2) Watch Hunter Hagdorn. “If your eyes are on Stone, (quarterback Jack) Heneghan will go over the top and hit a home run to Hagdorn,” said Surace. “A lot of their receivers have a lot of catches but Hagdorn has hit the big plays consistently week in and week out.” Again, the Tigers will shuffle in every defensive lineman still standing–plus whatever linebackers can still run–to try to muster a semblance of a critically needed pass rush against a cool, confident, accurate and mobile Heneghan. Blitzes will be dialed up selectively, as always.
3) Throw. You were expecting maybe a cloud of dust? Princeton always looks for a good pass-run balance. But with school offensive passing records about to fall, there is no reason to suddenly get conservative.

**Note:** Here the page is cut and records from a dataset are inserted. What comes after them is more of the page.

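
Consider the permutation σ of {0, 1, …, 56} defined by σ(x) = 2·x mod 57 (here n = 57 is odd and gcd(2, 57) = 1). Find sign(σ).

+1

Orbit of 2 under x↦2x: [2, 4, 8, 16, 32, 7, 14]… (length divides ord_57(2)).
The orbit structure of x ↦ 2x mod 57: 5 orbits of sizes [18, 18, 18, 2, 1].
5 cycles on 57: each ℓ→(−1)^(ℓ−1), product (−1)^52 = +1.
The Jacobi symbol (2|57) = +1 (Zolotarev) agrees.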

No one has truly stopped Jesper Horsted and Stephen Carlson on those slants, crosses and posts to this point and Tiger Bech is emergent as a dynamic wild card. But this is a veteran and aggressive Dartmouth secondary keyed by Danny McManus. Defensive coordinator Don Dobes, once a Princeton assistant, has a track record for befuddling some of the Ivy League all-time greats, like Cornell’s Jeff Matthews.
4) Kick better. Earlier forecasts for a miserable weather day of rain and wind have been moderated to 40 per cent chance of precipitation and 40 degree temperatures. So it is more a case of Dartmouth’s defensive prowess–98.6 yards per game running and 216.8 in the air that may make this a lower scoring game than what we are used to seeing. Field position and punt teams will matter and the return of Steven Mejia last week could prove a big help.
5) No passengers. As Princeton will close every season with Penn starting in 2018, the longest trip the Tigers make will no longer be the last every other year. With so many defenders who didn’t figure to travel this season now playing big reps, nobody is along just for the ride.
The Tigers may be undermanned, but not undermotivated. They are more annoyed that 5-1 has become 5-4 by a total of eight points than they are crestfallen. Practices remain spirited; there is no sign of this being a team that can’t wait for a broken season to be over. The Tigers, not overmatched by anybody even in their depleted state, have full intentions of savoring a satisfying ride home.